TAL PAI, TAL FILHA
Arte de Cínthya Verri
A paternidade nunca desfrutou de igualdade de condições com a maternidade. Havia uma larga desvantagem nos hábitos, além da gestação, amamentação e de todo o cuidado instintivo.
Não há mais. O Muro da Mauá caiu. Minha filha Mariana, 17 anos, empatou os dois papéis a partir de um singelo gesto. Rompeu o último reduto confessional.
Ela pega minhas roupas emprestadas na calada da noite. Assim como fazia com sua mãe.
Desde que ela veio morar comigo, realiza o anarquismo dos armários. Anseia eliminar os biombos, divisórias e formas de governo. Não preserva sequer conjunto novo. Corta etiqueta para usar pela primeira vez. Desrespeita os lacres e a sensação gostosa de estreia do dono.
Leva minha calça, minha camisa, meu terno, meu macacão. Anda furtando inclusive a coleção de camisetas de futebol, que eu julgava pessoal e intransferível como cueca.
Diz que é altamente autoritário esse papo de masculino e feminino.
Surgiu com a seguinte tirada no jantar: “Enquanto existir autoridade, não existirá liberdade”.
Não posso culpá-la. O homem deveria ter pensado um pouco mais antes de se declarar metrossexual.
Acordo e vou pegar um casaco: sumiu! Passo uma hora procurando entre os cabides, a cesta da lavanderia, o varal, e nenhum sinal. Reviso os últimos passos da roupa.
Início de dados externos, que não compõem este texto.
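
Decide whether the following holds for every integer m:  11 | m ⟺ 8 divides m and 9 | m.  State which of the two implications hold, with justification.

Both directions fail.

(⟹) This fails: take m = 11. Certainly 11 ∣ 11, but 8 ∤ 11.

(⟸) This fails: take m = 72. Both 8 ∣ 72 and 9 ∣ 72, yet 72 is not a multiple of 11 (since 72 = 6·11 + 6), so 11 ∤ 72.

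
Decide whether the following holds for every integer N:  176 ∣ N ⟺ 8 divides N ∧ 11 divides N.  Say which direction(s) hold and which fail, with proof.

[⇒] If 176 ∣ N, write N = 176q. Since 176 = 22·8, N = 8·(22q), so 8 ∣ N; and since 176 = 16·11, N = 11·(16q), so 11 ∣ N.

[⇐] This fails: take N = 88. Both 8 ∣ 88 and 11 ∣ 88, yet 88 is not a multiple of 176 (since 88 = 0·176 + 88), so 176 ∤ 88.

Not equivalent: only (⇒) holds.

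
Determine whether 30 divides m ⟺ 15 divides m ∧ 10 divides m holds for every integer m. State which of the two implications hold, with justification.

Both directions hold; the statement is true.

(⟹) If 30 ∣ m, write m = 30q. Since 30 = 2·15, m = 15·(2q), so 15 ∣ m; and since 30 = 3·10, m = 10·(3q), so 10 ∣ m.

(⟸) Suppose 15 ∣ m and 10 ∣ m. Any common multiple of 15 and 10 is a multiple of their lcm; here lcm(15, 10) = 15·10/gcd(15, 10) = 150/5 = 30, so 30 ∣ m.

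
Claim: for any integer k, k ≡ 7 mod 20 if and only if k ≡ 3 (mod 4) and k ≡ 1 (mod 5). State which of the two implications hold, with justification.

(⟹) This fails: k = 7 gives 7 ≡ 7 (mod 20) but 7 ≡ 2 (mod 5), so the conjunction on the right does not hold.

(⟸) This fails: k = 11 satisfies both congruences on the right (11 ≡ 3 mod 4 and 11 ≡ 1 mod 5) yet 11 ≡ 11 (mod 20), not 7.

(⇒) fails and (⇐) fails.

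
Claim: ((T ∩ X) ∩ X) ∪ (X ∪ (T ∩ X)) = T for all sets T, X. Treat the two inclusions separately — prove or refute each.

Both inclusions fail.

Forward inclusion. This inclusion fails. Take T = ∅, X = {1}; then 1 ∈ ((T ∩ X) ∩ X) ∪ (X ∪ (T ∩ X)) but 1 ∉ T.

Reverse inclusion. This inclusion fails. Take T = {1}, X = ∅; then 1 ∈ T but 1 ∉ ((T ∩ X) ∩ X) ∪ (X ∪ (T ∩ X)).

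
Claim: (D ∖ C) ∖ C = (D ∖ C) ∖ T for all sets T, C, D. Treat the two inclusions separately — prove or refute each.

Reverse inclusion. Let x ∈ (D ∖ C) ∖ T. Then x ∈ D and x ∉ T, C, from which x ∈ (D ∖ C) ∖ C.

Forward inclusion. This inclusion fails. Take T = {1}, C = ∅, D = {1}; then 1 ∈ (D ∖ C) ∖ C but 1 ∉ (D ∖ C) ∖ T.

Only the reverse inclusion holds.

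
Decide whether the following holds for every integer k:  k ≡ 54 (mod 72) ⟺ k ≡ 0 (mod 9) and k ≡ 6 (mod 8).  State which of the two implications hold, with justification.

[⇐] If k ≡ 0 (mod 9) and k ≡ 6 (mod 8), then by the Chinese remainder theorem k ≡ 54 (mod 72). This is exactly k ≡ 54 (mod 72).

[⇒] Suppose k ≡ 54 (mod 72); write k = 72j + 54. Since 9 ∣ 72, reducing mod 9 gives k ≡ 54 ≡ 0 (mod 9); since 8 ∣ 72, reducing mod 8 gives k ≡ 54 ≡ 6 (mod 8).

The biconditional holds.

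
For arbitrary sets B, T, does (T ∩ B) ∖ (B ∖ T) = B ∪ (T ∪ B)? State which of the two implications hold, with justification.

The sets are not equal: only the forward inclusion holds.

(⟸) This inclusion fails. Take B = {1}, T = ∅; then 1 ∈ B ∪ (T ∪ B) but 1 ∉ (T ∩ B) ∖ (B ∖ T).

(⟹) Let x ∈ (T ∩ B) ∖ (B ∖ T). Then x ∈ B ∩ T, from which x ∈ B ∪ (T ∪ B).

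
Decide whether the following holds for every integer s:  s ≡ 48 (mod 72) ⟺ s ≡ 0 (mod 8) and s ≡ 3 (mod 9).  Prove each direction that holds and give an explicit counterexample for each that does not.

The biconditional holds.

[⇒] Suppose s ≡ 48 (mod 72); write s = 72j + 48. Since 8 ∣ 72, reducing mod 8 gives s ≡ 48 ≡ 0 (mod 8); since 9 ∣ 72, reducing mod 9 gives s ≡ 48 ≡ 3 (mod 9).

[⇐] Conversely, if s ≡ 0 (mod 8) and s ≡ 3 (mod 9), then by the Chinese remainder theorem s ≡ 48 (mod 72). This is exactly s ≡ 48 (mod 72).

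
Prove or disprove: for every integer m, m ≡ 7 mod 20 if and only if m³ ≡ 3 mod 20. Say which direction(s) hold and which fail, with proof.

Both directions hold; the statement is true.

Forward direction. Suppose m ≡ 7 mod 20. Write m = 20j + 7. Then (20j + 7)³ = 8000j³ + 8400j² + 2940j + 343 = 20(400j³ + 420j² + 147j + 17) + 3, so m³ ≡ 3 (mod 20).

Converse. Suppose m³ ≡ 3 (mod 20). The only residue r in {0, …, 19} with r³ ≡ 3 (mod 20) is r = 7, so m ≡ 7 (mod 20).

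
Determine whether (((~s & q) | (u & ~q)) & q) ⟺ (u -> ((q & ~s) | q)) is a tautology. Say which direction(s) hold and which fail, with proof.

The forward direction holds; the converse fails.

(⟹) Assume the antecedent. If s is true, the antecedent cannot hold. If s is false, the antecedent forces (s = F, q = T, u = F) or (s = F, q = T, u = T), and u -> ((q & ~s) | q) holds there. Either way u -> ((q & ~s) | q) holds.

(⟸) This fails. Under s = F, q = F, u = F, the left side is false but the right side is true.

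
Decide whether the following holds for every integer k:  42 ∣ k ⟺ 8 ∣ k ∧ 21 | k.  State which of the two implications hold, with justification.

(⇒) This fails: take k = 42. Certainly 42 ∣ 42, but 8 ∤ 42.

(⇐) Suppose 8 ∣ k and 21 ∣ k. Any common multiple of 8 and 21 is a multiple of their lcm; here gcd(8, 21) = 1, so lcm(8, 21) = 8·21 = 168, so 168 ∣ k. Since 42 ∣ 168, it follows that 42 ∣ k.

Only the converse holds.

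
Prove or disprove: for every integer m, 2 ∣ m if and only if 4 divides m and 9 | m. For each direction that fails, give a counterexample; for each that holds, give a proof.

Not equivalent: only (⇐) holds.

Forward direction. This fails: take m = 2. Certainly 2 ∣ 2, but 4 ∤ 2.

Converse. Suppose 4 ∣ m and 9 ∣ m. Any common multiple of 4 and 9 is a multiple of their lcm; here gcd(4, 9) = 1, so lcm(4, 9) = 4·9 = 36, so 36 ∣ m. Since 2 ∣ 36, it follows that 2 ∣ m.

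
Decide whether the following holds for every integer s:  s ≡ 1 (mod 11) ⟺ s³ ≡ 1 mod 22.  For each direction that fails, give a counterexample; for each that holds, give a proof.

Forward direction. This fails: take s = 12. Then 12 ≡ 1 (mod 11), but 12³ = 1728 ≡ 12 (mod 22), not 1.

Converse. The residues r modulo 22 with r³ ≡ 1 (mod 22) are exactly {1}, and each is ≡ 1 (mod 11).

Only the converse holds.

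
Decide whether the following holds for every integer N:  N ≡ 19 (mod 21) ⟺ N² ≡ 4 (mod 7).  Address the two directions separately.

[⇒] Suppose N ≡ 19 (mod 21). Then N² ≡ 19² = 361 (mod 21), and since 7 ∣ 21, also N² ≡ 4 (mod 7).

[⇐] This fails: take N = 2. Then 2² = 4 ≡ 4 (mod 7), yet 2 ≡ 2 (mod 21), not 19.

Not equivalent: only (⇒) holds.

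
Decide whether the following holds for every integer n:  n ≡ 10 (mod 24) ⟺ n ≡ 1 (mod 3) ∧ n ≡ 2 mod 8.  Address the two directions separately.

Both directions hold.

(⇒) Suppose n ≡ 10 (mod 24); write n = 24j + 10. Since 3 ∣ 24, reducing mod 3 gives n ≡ 10 ≡ 1 (mod 3); since 8 ∣ 24, reducing mod 8 gives n ≡ 10 ≡ 2 (mod 8).

(⇐) Conversely, if n ≡ 1 (mod 3) and n ≡ 2 (mod 8), then by the Chinese remainder theorem n ≡ 10 (mod 24). This is exactly n ≡ 10 (mod 24).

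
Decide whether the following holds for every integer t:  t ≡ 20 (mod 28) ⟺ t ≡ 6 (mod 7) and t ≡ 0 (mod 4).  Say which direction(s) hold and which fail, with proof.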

Rezo o pai-nosso pela metade, questiono a mulher, enlouqueço a empregada, incrimino o esquecimento da velhice.
Sabe o que é escolher uma combinação inteira a partir de uma peça e ela desaparecer de repente? Um lampejo de harmonia posto fora? E a frustração? E o desejo reprimido? Você me entende, Laerte?
Desisto, e me dirijo ao trabalho com a sensação incômoda de que não mando mais em minha vida.
Quando Mariana volta da escola, percebo que ela carrega justamente a roupa extraviada. E parece mais dela do que minha.
Nostradamus ou mãe Diná não previu isso. Trate de se acostumar. Não reclame que sumiu, investigue direito, está em casa, no outro quarto.
Controlo o ranger de dentes. Demorei uma década para alcançar a guarda, não vale desperdiçar com picuinhas e egoísmo. Não custa nada renunciar às futilidades, preservar os valores e investir no caráter.
Afinal, é o internacionalismo dos botões, é a integração sociolibertária do vestuário, é a difusão global do figurino.
Hoje coloquei a calça de corações amarelos de minha filha. Não esperava que servisse. Entrou certinho. Quero só ver a cara dela ao descobrir.